On the first floor they have a stretching area that has situp boards, light dumbbells (1 lb through 15 lb), swiss balls, back extension machines, and the like. Opposite that area are the crunch machines and lower back machines. The rest of the first floor is devoted to cardio machines of every ilk (most with their own individual televisions!) The gym is definately geared towards the cardio market. You head upstairs, and you’ll find the locker rooms. The weight machines and free weights are arranged around the outside of the building in a square, and the center of the building is tanning booths.
This is rather odd, since it is difficult to navigate from one exercise type to another unless you do them in the order they laid them out going around the buliding. This would not be such a big deal, except that sometimes you do not want to have rest time between exercises. For example, the purpose of my resuming lifting after time off workout is to get the heart rate up; having a 30 second walk between excercises as you go around the building 30 times doesn’t help any. Also, the dumbbell area is really narrow, which is kinda strange.

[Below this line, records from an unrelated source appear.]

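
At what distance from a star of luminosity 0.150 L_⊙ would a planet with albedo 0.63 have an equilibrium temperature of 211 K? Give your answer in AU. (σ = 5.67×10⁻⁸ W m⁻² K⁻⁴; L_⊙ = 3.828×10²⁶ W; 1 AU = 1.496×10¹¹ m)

d ≈ 0.410 AU

L = 0.150 × 3.828×10²⁶ = 5.74×10²⁵ W.
From T_eq⁴ = L(1−A)/(16πσd²): d = √[L(1−A)/(16πσT_eq⁴)].
d = √[5.74×10²⁵ × 0.37 / (16π × 5.67×10⁻⁸ × (211)⁴)] = 6.13×10¹⁰ m = 0.410 AU.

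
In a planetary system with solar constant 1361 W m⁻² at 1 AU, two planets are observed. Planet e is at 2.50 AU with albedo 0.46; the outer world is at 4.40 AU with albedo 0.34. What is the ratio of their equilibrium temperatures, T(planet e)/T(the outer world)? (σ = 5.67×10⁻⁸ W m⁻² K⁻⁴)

T₁/T₂ ≈ 1.262

T_eq = [S₀(1−A)/(4σd²)]^(1/4), so T ∝ (1−A)^(1/4) / √d.
T₁ = [1361×0.54/(4×5.67×10⁻⁸×2.50²)]^(1/4) = 150.90 K.
T₂ = [1361×0.66/(4×5.67×10⁻⁸×4.40²)]^(1/4) = 119.60 K.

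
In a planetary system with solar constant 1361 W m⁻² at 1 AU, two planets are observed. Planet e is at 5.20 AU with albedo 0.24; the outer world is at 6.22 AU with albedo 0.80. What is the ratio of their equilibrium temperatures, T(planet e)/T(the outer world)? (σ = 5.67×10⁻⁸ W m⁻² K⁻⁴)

T₁/T₂ ≈ 1.527

T_eq = [S₀(1−A)/(4σd²)]^(1/4), so T ∝ (1−A)^(1/4) / √d.
T₁ = [1361×0.76/(4×5.67×10⁻⁸×5.20²)]^(1/4) = 113.96 K.
T₂ = [1361×0.20/(4×5.67×10⁻⁸×6.22²)]^(1/4) = 74.63 K.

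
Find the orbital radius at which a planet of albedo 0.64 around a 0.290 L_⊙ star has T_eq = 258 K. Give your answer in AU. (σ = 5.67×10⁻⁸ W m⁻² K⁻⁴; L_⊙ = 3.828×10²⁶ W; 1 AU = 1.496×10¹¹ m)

L = 0.290 × 3.828×10²⁶ = 1.11×10²⁶ W.
From T_eq⁴ = L(1−A)/(16πσd²): d = √[L(1−A)/(16πσT_eq⁴)].
d = √[1.11×10²⁶ × 0.36 / (16π × 5.67×10⁻⁸ × (258)⁴)] = 5.63×10¹⁰ m = 0.376 AU.

d ≈ 0.376 AU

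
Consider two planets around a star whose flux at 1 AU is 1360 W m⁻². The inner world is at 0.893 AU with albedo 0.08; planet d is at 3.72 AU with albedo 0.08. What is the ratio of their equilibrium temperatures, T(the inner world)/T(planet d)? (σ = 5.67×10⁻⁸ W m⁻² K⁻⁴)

T₁/T₂ ≈ 2.041

T_eq = [S₀(1−A)/(4σd²)]^(1/4), so T ∝ (1−A)^(1/4) / √d.
T₁ = [1360×0.92/(4×5.67×10⁻⁸×0.893²)]^(1/4) = 288.40 K.
T₂ = [1360×0.92/(4×5.67×10⁻⁸×3.72²)]^(1/4) = 141.30 K.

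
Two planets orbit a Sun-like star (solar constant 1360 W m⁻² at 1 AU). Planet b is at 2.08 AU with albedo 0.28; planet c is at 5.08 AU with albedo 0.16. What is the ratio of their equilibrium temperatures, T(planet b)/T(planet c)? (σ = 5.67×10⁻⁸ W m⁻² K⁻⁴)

T_eq = [S₀(1−A)/(4σd²)]^(1/4), so T ∝ (1−A)^(1/4) / √d.
T₁ = [1360×0.72/(4×5.67×10⁻⁸×2.08²)]^(1/4) = 177.74 K.
T₂ = [1360×0.84/(4×5.67×10⁻⁸×5.08²)]^(1/4) = 118.20 K.

T₁/T₂ ≈ 1.504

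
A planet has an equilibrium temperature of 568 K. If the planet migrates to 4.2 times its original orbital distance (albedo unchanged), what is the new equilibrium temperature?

T_eq ∝ L^(1/4) · d^(−1/2).
T′ = 568 / 4.2^(1/2) = 277 K.

T_eq ≈ 277 K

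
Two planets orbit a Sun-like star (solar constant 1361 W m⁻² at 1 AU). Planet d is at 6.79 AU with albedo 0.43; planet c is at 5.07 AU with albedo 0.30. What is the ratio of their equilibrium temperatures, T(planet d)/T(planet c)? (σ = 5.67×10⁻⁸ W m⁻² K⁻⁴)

T₁/T₂ ≈ 0.821

T_eq = [S₀(1−A)/(4σd²)]^(1/4), so T ∝ (1−A)^(1/4) / √d.
T₁ = [1361×0.57/(4×5.67×10⁻⁸×6.79²)]^(1/4) = 92.81 K.
T₂ = [1361×0.70/(4×5.67×10⁻⁸×5.07²)]^(1/4) = 113.06 K.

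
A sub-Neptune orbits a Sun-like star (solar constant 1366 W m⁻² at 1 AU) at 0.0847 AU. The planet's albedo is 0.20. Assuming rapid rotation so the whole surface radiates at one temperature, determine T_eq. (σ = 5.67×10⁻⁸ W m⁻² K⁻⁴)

T_eq ≈ 905 K

Flux at 0.0847 AU: S = 1366/0.0847² = 1.90×10⁵ W m⁻².
Energy balance: absorbed = emitted ⇒ πR²·S(1−A) = 4πR²·σT_eq⁴, so T_eq⁴ = S(1−A)/(4σ).
T_eq = [1.90×10⁵ × 0.80 / (4 × 5.67×10⁻⁸)]^(1/4) = (6.72×10¹¹)^(1/4) = 905 K.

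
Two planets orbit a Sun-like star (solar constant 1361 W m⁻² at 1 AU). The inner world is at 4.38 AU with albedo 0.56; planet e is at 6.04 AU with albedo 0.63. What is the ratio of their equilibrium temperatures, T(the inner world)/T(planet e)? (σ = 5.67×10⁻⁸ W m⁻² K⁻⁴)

T₁/T₂ ≈ 1.226

T_eq = [S₀(1−A)/(4σd²)]^(1/4), so T ∝ (1−A)^(1/4) / √d.
T₁ = [1361×0.44/(4×5.67×10⁻⁸×4.38²)]^(1/4) = 108.31 K.
T₂ = [1361×0.37/(4×5.67×10⁻⁸×6.04²)]^(1/4) = 88.33 K.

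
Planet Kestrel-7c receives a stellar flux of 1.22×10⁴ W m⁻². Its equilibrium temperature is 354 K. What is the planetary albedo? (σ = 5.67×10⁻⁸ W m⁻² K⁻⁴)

A ≈ 0.71

From T_eq⁴ = S(1−A)/(4σ): 1−A = 4σT_eq⁴/S.
1−A = 4 × 5.67×10⁻⁸ × (354)⁴ / 1.22×10⁴ = 0.292.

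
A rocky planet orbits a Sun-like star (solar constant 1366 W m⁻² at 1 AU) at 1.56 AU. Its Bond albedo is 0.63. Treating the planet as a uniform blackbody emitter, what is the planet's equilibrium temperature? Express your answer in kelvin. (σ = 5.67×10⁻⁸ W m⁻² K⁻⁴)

T_eq ≈ 174 K

Flux at 1.56 AU: S = 1366/1.56² = 561 W m⁻².
Energy balance: absorbed = emitted ⇒ πR²·S(1−A) = 4πR²·σT_eq⁴, so T_eq⁴ = S(1−A)/(4σ).
T_eq = [561 × 0.37 / (4 × 5.67×10⁻⁸)]^(1/4) = (9.16×10⁸)^(1/4) = 174 K.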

As such, I rewrote the resuming lifting after time off workout to fit the new circumstances, and I will post it in the next day or two. It is still a good workout, but it doesn’t work quite the same way as the original. Muscles are worked too close to one another, and the ab and lower back gets moved out completely or placed only at the end instead of as part of the main body of the workout. It will show the flexibility that any lifting plan can have, though, which is the important thing.